Plenty of people will read all of the above and still choose to use kratom. I'm not here to shame that, I'm one of them. But if that's your choice, do it at the lower-risk end:

  • Buy plain leaf, third-party lab-tested, from a GMP-certified vendor. Not gas-station product, not untested concentrates. See our vendor guide and how to read a COA.
  • Use as little as needed. The American Kratom Association's own consumer guidance is that dependence is more likely at higher doses and frequent use. Bigger doses and daily use are how a manageable habit becomes a hard-to-quit one.
  • Avoid concentrated 7-OH products. They're a different, higher-risk category and the target of 2026 federal scheduling.
  • Never mix kratom with opioids, benzodiazepines, alcohol, or other sedatives.
  • Know how to stop. If you want to cut back or quit, we have a dedicated, resource-first guide: quitting or cutting back on kratom.

The Bottom Line

Kratom is neither a miracle nor a menace. Many people genuinely use it to manage pain and to get through opioid withdrawal, and the surveys are real, but "people use it for X" is not the same as "it's proven to treat X," and it carries real dependence risk.
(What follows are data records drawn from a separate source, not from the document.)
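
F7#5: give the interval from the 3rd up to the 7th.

F augmented seventh is spelled F–A–C#–Eb.
The 3rd is A and the 7th is Eb.
A up to Eb is 6 semitones, a half step narrower than a perfect fifth, so the interval is diminished.

d5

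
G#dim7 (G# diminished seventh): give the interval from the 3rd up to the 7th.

G#dim7: G#, B, D, F.
So we need the interval from B up to F.
From B to F: 6 semitones over a fifth = diminished.

d5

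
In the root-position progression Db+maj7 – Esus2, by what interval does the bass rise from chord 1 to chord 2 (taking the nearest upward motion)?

augmented 2nd

The roots are Db and E.
Db up to E is 3 semitones, a half step wider than a major second, so the interval is augmented.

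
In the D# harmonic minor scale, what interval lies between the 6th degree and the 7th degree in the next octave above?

The scale runs D# E# F# G# A# B C##.
So we need the interval from B up to C##.
B up to C## is 15 semitones, a half step wider than a major ninth, so the interval is augmented.

augmented 9th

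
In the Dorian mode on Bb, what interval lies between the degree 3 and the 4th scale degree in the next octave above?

Bb dorian: Bb C Db Eb F G Ab.
Degree 3 = Db; 4th degree (up an octave) = Eb.
Counting 9 letters and 14 half steps from Db gives a major ninth.

major ninth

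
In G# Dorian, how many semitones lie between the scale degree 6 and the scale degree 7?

The scale is G# A# B C# D# E# F#.
E# up to F# is a minor second — 1 semitone.

1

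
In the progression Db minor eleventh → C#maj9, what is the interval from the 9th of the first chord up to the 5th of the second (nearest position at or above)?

A3

The 9th of Db minor eleventh is Eb; the 5th of C#maj9 is G#.
3 letter names make it a third; at 5 semitones (a half step wider than major) the quality is augmented.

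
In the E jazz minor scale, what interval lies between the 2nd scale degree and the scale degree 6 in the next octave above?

E melodic minor: E F♯ G A B C♯ D♯.
That puts F♯ below C♯.
F♯ up to C♯ spans 12 letter names and 19 semitones — a perfect twelfth.

perfect twelfth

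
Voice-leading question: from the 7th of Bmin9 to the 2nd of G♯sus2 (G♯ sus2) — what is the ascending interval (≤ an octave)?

The 7th of Bmin9 is A; the 2nd of G♯sus2 (G♯ sus2) is A♯.
From A to A♯: 1 semitone over a unison = augmented.

augmented unison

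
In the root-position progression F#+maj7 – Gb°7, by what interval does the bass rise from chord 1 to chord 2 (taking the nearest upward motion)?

diminished 2nd

The roots are F# and Gb.
From F# to Gb: 0 semitones over a second = diminished.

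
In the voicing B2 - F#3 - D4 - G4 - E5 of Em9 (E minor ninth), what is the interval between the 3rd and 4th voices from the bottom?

perfect fourth

Those voices are D4 and G4.
From D to G is 5 semitones, exactly the perfect fourth.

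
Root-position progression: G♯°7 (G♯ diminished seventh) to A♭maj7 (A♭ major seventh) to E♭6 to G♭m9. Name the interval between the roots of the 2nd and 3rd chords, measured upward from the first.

perfect fifth

The roots are A♭ and E♭.
A♭ up to E♭ spans 5 letter names and 7 semitones — a perfect fifth.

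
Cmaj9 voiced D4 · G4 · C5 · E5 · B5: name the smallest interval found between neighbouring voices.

Adjacent intervals: D4→G4 = perfect fourth; G4→C5 = perfect fourth; C5→E5 = major third; E5→B5 = perfect fifth.
The smallest is C5 to E5, a major third (4 semitones).

major 3rd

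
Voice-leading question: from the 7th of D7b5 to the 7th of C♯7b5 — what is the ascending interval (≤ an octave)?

major seventh

D7b5 has C as its 7th, and C♯7b5 has B as its 7th.
From C to B is 11 semitones, exactly the major seventh.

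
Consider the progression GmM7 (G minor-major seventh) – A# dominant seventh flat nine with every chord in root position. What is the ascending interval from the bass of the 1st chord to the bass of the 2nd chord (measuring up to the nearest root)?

The roots are G and A#.
G up to A# is 3 semitones, a half step wider than a major second, so the interval is augmented.

augmented second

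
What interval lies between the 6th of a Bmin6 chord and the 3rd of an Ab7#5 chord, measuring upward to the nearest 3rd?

Bmin6 has G# as its 6th, and Ab7#5 has C as its 3rd.
From G# to C: 4 semitones over a fourth = diminished.

diminished fourth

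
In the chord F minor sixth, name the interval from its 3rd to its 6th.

F minor sixth: F–A♭–C–D.
So we need the interval from A♭ up to D.
A♭ up to D is 6 semitones, a half step wider than a perfect fourth, so the interval is augmented.

augmented fourth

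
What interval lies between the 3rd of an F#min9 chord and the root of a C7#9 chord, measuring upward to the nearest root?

F#min9 has A as its 3rd, and C7#9 has C as its root.
3 letter names make it a third; at 3 semitones (a half step narrower than major) the quality is minor.

minor third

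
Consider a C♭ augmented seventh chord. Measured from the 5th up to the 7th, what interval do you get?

The chord tones of C♭+7 (C♭ augmented seventh) are C♭, E♭, G, B𝄫.
5th = G; 7th = B𝄫.
3 letter names make it a third; at 2 semitones (a whole step narrower than major) the quality is diminished.

diminished 3rd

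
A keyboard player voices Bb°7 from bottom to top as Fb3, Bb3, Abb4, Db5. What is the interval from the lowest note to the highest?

M13

The outer voices are Fb3 and Db5.
From Fb to Db is 21 semitones, exactly the major thirteenth.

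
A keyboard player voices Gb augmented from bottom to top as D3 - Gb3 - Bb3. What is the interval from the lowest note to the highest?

minor 6th

The outer voices are D3 and Bb3.
6 letter names make it a sixth; at 8 semitones (a half step narrower than major) the quality is minor.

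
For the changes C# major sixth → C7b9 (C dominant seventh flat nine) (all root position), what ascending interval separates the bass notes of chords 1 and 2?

diminished 8th

The roots are C# and C.
C# up to C is 11 semitones, a half step narrower than a perfect octave, so the interval is diminished.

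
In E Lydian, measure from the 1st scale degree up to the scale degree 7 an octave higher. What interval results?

major fourteenth

E lydian: E F# G# A# B C# D#.
The 1st scale degree is E and the degree 7 (up an octave) is D#.
E up to D# spans 14 letter names and 23 semitones — a major fourteenth.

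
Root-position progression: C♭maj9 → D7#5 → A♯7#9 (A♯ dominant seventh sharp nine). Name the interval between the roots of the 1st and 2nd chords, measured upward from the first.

augmented second

The roots are C♭ and D.
2 letter names make it a second; at 3 semitones (a half step wider than major) the quality is augmented.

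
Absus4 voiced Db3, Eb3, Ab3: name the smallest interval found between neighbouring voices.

Adjacent intervals: Db3→Eb3 = major second; Eb3→Ab3 = perfect fourth.
The smallest is Db3 to Eb3, a major second (2 semitones).

major second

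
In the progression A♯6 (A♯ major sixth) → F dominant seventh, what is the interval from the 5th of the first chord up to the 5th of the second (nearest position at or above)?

A♯6 (A♯ major sixth) has E♯ as its 5th, and F dominant seventh has C as its 5th.
E♯ up to C is 7 semitones, a whole step narrower than a major sixth, so the interval is diminished.

diminished sixth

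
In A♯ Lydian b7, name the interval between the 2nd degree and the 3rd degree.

Spelling A♯ Lydian b7: A♯ B♯ C𝄪 D𝄪 E♯ F𝄪 G♯.
The 2nd degree is B♯ and the 3rd scale degree is C𝄪.
From B♯ to C𝄪 is 2 semitones, exactly the major second.

major second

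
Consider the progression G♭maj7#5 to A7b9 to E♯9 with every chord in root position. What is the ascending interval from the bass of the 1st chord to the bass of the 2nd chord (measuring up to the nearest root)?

augmented second

The roots are G♭ and A.
2 letter names make it a second; at 3 semitones (a half step wider than major) the quality is augmented.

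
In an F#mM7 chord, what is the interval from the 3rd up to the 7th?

augmented fifth

Spelling the chord: F#-A-C#-E#.
That puts A below E#.
From A to E#: 8 semitones over a fifth = augmented.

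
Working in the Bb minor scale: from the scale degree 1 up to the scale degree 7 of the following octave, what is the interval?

The scale runs Bb C Db Eb F Gb Ab.
So we need the interval from Bb up to Ab.
14 letter names make it a fourteenth; at 22 semitones (a half step narrower than major) the quality is minor.

minor fourteenth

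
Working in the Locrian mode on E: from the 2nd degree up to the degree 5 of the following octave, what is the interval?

perfect eleventh

E locrian: E F G A Bb C D.
The 2nd degree is F and the 5th scale degree (up an octave) is Bb.
Counting 11 letters and 17 half steps from F gives a perfect eleventh.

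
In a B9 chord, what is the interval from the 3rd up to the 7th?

diminished 5th

The chord tones of B9 (B dominant ninth) are B–D#–F#–A–C#.
The 3rd is D# and the 7th is A.
D# up to A is 6 semitones, a half step narrower than a perfect fifth, so the interval is diminished.
This 3–7 tritone is the characteristic tension at the heart of the dominant sound.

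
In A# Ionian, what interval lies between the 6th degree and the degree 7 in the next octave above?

The scale runs A# B# C## D# E# F## G##.
So we need the interval from F## up to G##.
Counting 9 letters and 14 half steps from F## gives a major ninth.

major 9th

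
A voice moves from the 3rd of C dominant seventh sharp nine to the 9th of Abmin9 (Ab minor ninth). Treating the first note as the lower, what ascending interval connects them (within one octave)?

The 3rd of C dominant seventh sharp nine is E; the 9th of Abmin9 (Ab minor ninth) is Bb.
E up to Bb is 6 semitones, a half step narrower than a perfect fifth, so the interval is diminished.

d5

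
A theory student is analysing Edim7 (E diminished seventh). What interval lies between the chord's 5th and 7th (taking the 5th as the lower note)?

Edim7: E–G–B♭–D♭.
That puts B♭ below D♭.
B♭ up to D♭ is 3 semitones, a half step narrower than a major third, so the interval is minor.

minor 3rd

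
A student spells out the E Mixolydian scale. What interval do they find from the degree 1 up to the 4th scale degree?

Spelling the E Mixolydian scale: E F♯ G♯ A B C♯ D.
So we need the interval from E up to A.
From E to A is 5 semitones, exactly the perfect fourth.

perfect fourth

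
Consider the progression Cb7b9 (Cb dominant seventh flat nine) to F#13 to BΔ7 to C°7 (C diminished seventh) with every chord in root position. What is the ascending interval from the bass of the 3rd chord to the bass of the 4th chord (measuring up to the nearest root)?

minor 2nd

The roots are B and C.
2 letter names make it a second; at 1 semitone (a half step narrower than major) the quality is minor.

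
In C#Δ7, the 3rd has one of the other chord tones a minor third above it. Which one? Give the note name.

G#

The chord tones of C#M7 (C# major seventh) are C# E# G# B#.
The 3rd is E#. A minor third above E# is G#.
G# is the chord's 5th.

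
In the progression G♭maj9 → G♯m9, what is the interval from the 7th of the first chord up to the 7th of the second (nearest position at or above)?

The 7th of G♭maj9 is F; the 7th of G♯m9 is F♯.
F up to F♯ is 1 semitone, a half step wider than a perfect unison, so the interval is augmented.

augmented unison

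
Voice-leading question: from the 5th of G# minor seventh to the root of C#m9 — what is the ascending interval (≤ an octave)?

minor seventh

G# minor seventh has D# as its 5th, and C#m9 has C# as its root.
7 letter names make it a seventh; at 10 semitones (a half step narrower than major) the quality is minor.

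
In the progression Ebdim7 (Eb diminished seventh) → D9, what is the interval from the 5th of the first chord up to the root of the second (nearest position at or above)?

The 5th of Ebdim7 (Eb diminished seventh) is Bbb; the root of D9 is D.
Bbb up to D is 5 semitones, a half step wider than a major third, so the interval is augmented.

augmented 3rd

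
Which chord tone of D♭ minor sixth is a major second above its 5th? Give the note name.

Bb

D♭min6 is spelled D♭ F♭ A♭ B♭.
The 5th is A♭. A major second above A♭ is B♭.
B♭ is the chord's 6th.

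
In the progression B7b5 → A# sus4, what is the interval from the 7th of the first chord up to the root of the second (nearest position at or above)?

augmented unison

The 7th of B7b5 is A; the root of A# sus4 is A#.
A up to A# is 1 semitone, a half step wider than a perfect unison, so the interval is augmented.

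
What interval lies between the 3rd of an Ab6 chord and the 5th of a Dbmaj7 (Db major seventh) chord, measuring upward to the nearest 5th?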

If you're dealing with opioid dependence, the single most important thing on this page is that evidence-based treatment exists and dramatically reduces your risk of dying, and it's worth pursuing even when access is hard. Whatever you decide, decide it with real information and, ideally, a clinician in your corner.

Sources

  • Garcia-Romeu A, et al. Kratom user demographics and use patterns. Drug and Alcohol Dependence, 2020 (Johns Hopkins; n=2,798).
  • Grundmann O. Patterns of kratom use and health impact in the US. Drug and Alcohol Dependence, 2017 (n=8,049).
  • National Institute on Drug Abuse (NIDA), Kratom research topic.
  • U.S. Food & Drug Administration, FDA and Kratom.
  • Larochelle MR, et al. MOUD and mortality after opioid overdose. Annals of Internal Medicine, 2018 (via NIH).
  • SAMHSA National Helpline; 988 Lifeline; FindTreatment.gov.

Disclaimer: This article is for general information for adults 21+ and is not medical advice. Kratom is not FDA-approved for any use. Talk to a licensed healthcare professional before starting, changing, or stopping any substance or treatment, especially if you take other medications or have a health condition.